Personal Shopper semble avoir toutes les cartes en main pour être un film de genre actuel et sans fioriture. Néanmoins, le graphisme inutilement figuratif d’une apparition fantomatique et la reconstitution grotesque d’une séance de spiritisme du XIXème siècle mettent à mal la crédibilité du film. D’autre part, la folie utilisée comme source de visions effrayantes reste un thème vu et revu, et étonnamment, il n’est pas traité ici de façon plus originale que dans n’importe quel autre film de fantôme. De plus, le nombre inutilement important d’interrogations soulevées, et l’incohérence de leur résolution laisseront sans doute le spectateur de glace ou avec le sentiment amer que tout le suspense habilement créé tout du long a été balayé d’un revers de main.
Louise Marmié
Kristen Stewart interprète la jeune Maureen. Avec audace, cette actrice au grand talent s’essaye au cinéma dit d’auteur, un autre registre que le cinéma hollywoodien.
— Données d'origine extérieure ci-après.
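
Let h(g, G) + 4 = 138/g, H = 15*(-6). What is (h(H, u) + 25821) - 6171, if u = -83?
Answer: 294667/15 ≈ 19644.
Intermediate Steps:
H = -90
h(g, G) = -4 + 138/g
(h(H, u) + 25821) - 6171 = ((-4 + 138/(-90)) + 25821) - 6171 = ((-4 + 138*(-1/90)) + 25821) - 6171 = ((-4 - 23/15) + 25821) - 6171 = (-83/15 + 25821) - 6171 = 387232/15 - 6171 = 294667/15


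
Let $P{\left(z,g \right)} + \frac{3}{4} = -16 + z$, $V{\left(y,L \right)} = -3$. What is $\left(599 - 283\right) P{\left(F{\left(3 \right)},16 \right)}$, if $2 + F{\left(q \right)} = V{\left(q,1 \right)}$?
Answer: $-6873$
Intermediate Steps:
$F{\left(q \right)} = -5$ ($F{\left(q \right)} = -2 - 3 = -5$)
$P{\left(z,g \right)} = - \frac{67}{4} + z$ ($P{\left(z,g \right)} = - \frac{3}{4} + \left(-16 + z\right) = - \frac{67}{4} + z$)
$\left(599 - 283\right) P{\left(F{\left(3 \right)},16 \right)} = \left(599 - 283\right) \left(- \frac{67}{4} - 5\right) = 316 \left(- \frac{87}{4}\right) = -6873$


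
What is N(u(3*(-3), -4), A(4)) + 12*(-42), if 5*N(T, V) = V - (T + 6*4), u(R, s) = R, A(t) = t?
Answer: -2531/5 ≈ -506.20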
Et elle se montre sous un nouveau jour, profitant de ce nouvel espace, dont elle avait besoin pour faire la démonstration d’un jeu encore jamais expérimenté. Souvent seule, Kristen Stewart sait occuper des scènes longues et difficiles à jouer « avec un grand talent chorégraphique », selon les mots de son metteur en scène Olivier Assayas, sans jamais lasser. L’actrice incarne un personnage très particulier, perpétuellement et indéniablement solitaire, passive et livide, la peu attrayante et pourtant si touchante Maureen.
Son jeu est physique parce que tout passe par son corps ; un paradoxe vu l’habitude qu’a Maureen de renier son être, elle, l’étrangère à elle même, une femme dans un corps impersonnel à la recherche de sensations. Les intrusions constantes dans son intimité, ses pensées, sa sexualité, suscitent un malaise mêlé de curiosité, tout en rendant le personnage plus humain, crédible.
Film étrange, Personal Shopper parle d’un deuil difficile à faire, rendu curieux par les dons de voyance de son héroïne, encore plus quand son réalisateur y mêle la technologie, vecteur d’une véritable tension dramatique.
On se retrouve face à celle qui n’arrive pas à avancer. Celle qui se doit de rester pour un frère qui est déjà parti. Celle qui s’abandonne, physiquement, moralement, à cet exercice si compliqué qu’est le deuil, plongée dans un monde qui n’est pas le sien, celui de la mode, un univers aliénant, qui la noie, et encourage tous ces questionnements quant à sa féminité. Cet état de détresse poussera Maureen, oppressée et harcelée, dans ses plus noirs retranchements…
Frissons et adrénaline, tristesse, compassion et malaise : Personal Shopper, comme une collision, laissera son public assailli par une multitude de sensations, abasourdi et troublé par des questions sans réponses.
Alice Gapail
PERSONAL SHOPPER (France, 2016), un film d’Olivier Assayas, avec Kristen Stewart, Lars Eidinger, Sigrid Bouaziz, Anders Danielsen Lie. Durée : 105 minutes. Sortie en France le 14 décembre 2016.